My world crumbled. Until I heard those words I hadn’t realised how much I wanted a girl. How much I hadn’t considered this baby could actually be a boy. I struggled through the rest of the scan sniffling back my tears, struggling not to let them out then breaking down in dirty big sobs. I was so confused; this baby I had longed for and was kicking me merrily and rolling around inside, this baby I created and loved was a boy. There was nothing wrong with that, yet in my head there was. I hadn’t realised until that moment how much I wanted a girl.

We went out for lunch and try as I might, I couldn’t stop crying. Pregnancy hormones are bad on a good day, let alone one where you just can’t fathom why you’re upset. My husband tried but couldn’t understand what was upsetting me so and for a little bit angry. I wanted this baby, I had a baby, what was the problem?

I was honest about my feelings, and knew once he was born I would love him unconditionally. I knew I would, there was no question that I wouldn’t love my child. I just couldn’t shake the disappointment, the wretched disappointment he had XY chromosomes. Well meaning but intensely annoying people said things like ‘you’ll love him you know’ ‘boys are easier/more cuddly/insert characteristic here’ which I knew, and I knew I’d love him but I just had mother of girls on my head and I couldn’t shake it. I threw myself into buying clothes, crying when I saw stuff I wanted for a baby girl and grieving the imagined child that was no longer my future but with no real baby I couldn’t imagine what there would be. I lost count of the amount of shops I walked out of that I walked in, looked at the boys clothes, was totally uninspired, played devil’s advocate and looked at the girls and found loads I loved. I cried in supermarkets seeing siblings that were girls, jealousy raging through me. Some suggested to me it was fear of the unknown, I already had a girl and I am a girl, but it was deeper than that. I felt fate was punishing me because we already had a girl’s name but no boy’s.
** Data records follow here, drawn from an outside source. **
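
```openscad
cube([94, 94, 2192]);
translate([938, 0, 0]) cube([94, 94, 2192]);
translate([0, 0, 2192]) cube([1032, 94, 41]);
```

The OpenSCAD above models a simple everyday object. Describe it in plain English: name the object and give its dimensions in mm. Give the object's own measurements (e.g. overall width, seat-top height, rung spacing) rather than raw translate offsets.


A door frame. The clear opening is 844 mm wide and 2192 mm high. Two 94 mm wide jambs, 94 mm deep, stand either side of the opening from the floor to the top of the opening. A 41 mm thick head sits across the top of both jambs, spanning the full outside width of the frame.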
I couldn’t find one I loved but could find twenty girls names.

I muddled through, exited for my baby although the disappointment never really diminished. At 6 days overdue we went to the local garden centre to see the reindeer and Santa and keep me distracted from being overdue again. It wasn’t until there I saw a boy/girl pairing and felt ok with it. My midwife and I believe that’s what led me to go into labour that night- my mind accepted this was a boy and was finally happy, allowing my beautiful boy to be born.
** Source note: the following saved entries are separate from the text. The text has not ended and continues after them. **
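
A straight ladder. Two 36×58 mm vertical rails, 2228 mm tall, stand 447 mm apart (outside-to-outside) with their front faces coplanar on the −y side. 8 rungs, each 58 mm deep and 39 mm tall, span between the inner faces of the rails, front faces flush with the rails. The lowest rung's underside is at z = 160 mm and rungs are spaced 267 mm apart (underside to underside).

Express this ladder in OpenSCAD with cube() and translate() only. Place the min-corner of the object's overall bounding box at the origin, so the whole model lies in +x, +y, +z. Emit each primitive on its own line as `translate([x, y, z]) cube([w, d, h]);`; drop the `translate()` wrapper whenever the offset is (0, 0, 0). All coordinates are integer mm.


cube([36, 58, 2228]);
translate([411, 0, 0]) cube([36, 58, 2228]);
translate([36, 0, 160]) cube([375, 58, 39]);
translate([36, 0, 427]) cube([375, 58, 39]);
translate([36, 0, 694]) cube([375, 58, 39]);
translate([36, 0, 961]) cube([375, 58, 39]);
translate([36, 0, 1228]) cube([375, 58, 39]);
translate([36, 0, 1495]) cube([375, 58, 39]);
translate([36, 0, 1762]) cube([375, 58, 39]);
translate([36, 0, 2029]) cube([375, 58, 39]);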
I’d always been adamant I would love my child and I did. I do. Unconditionally as every parent can. He’s a proper character, a hair raisingly crazy cheeky chap. Out popped this boy with boy bits and no hair and a loud cry and blonde hair and blue eyes and I fell in love instantly, as I knew I would. That was never in doubt. The disappointment I felt he was a boy didn’t change that. I love both my children. The guilt vanished, because he was here and I loved him.

That said, I’m not going to hide the fact I wanted a girl as all to often I think people are too scared, too embarrassed, too guilty to admit this baby they want isn’t what they want. It’s ok to have a preference- we’re human. It’s ok to admit that to yourself and others. It’s normal and healthy. My visions of two girls have gone, now I see my family. The incredibly close brother/sister relationship my children have. The two children I have, the girl who’s a tomboy but in a dress and the boy who’s crazy and headstrong but much more cuddly. Because their sex doesn’t matter to me anymore, their happiness does.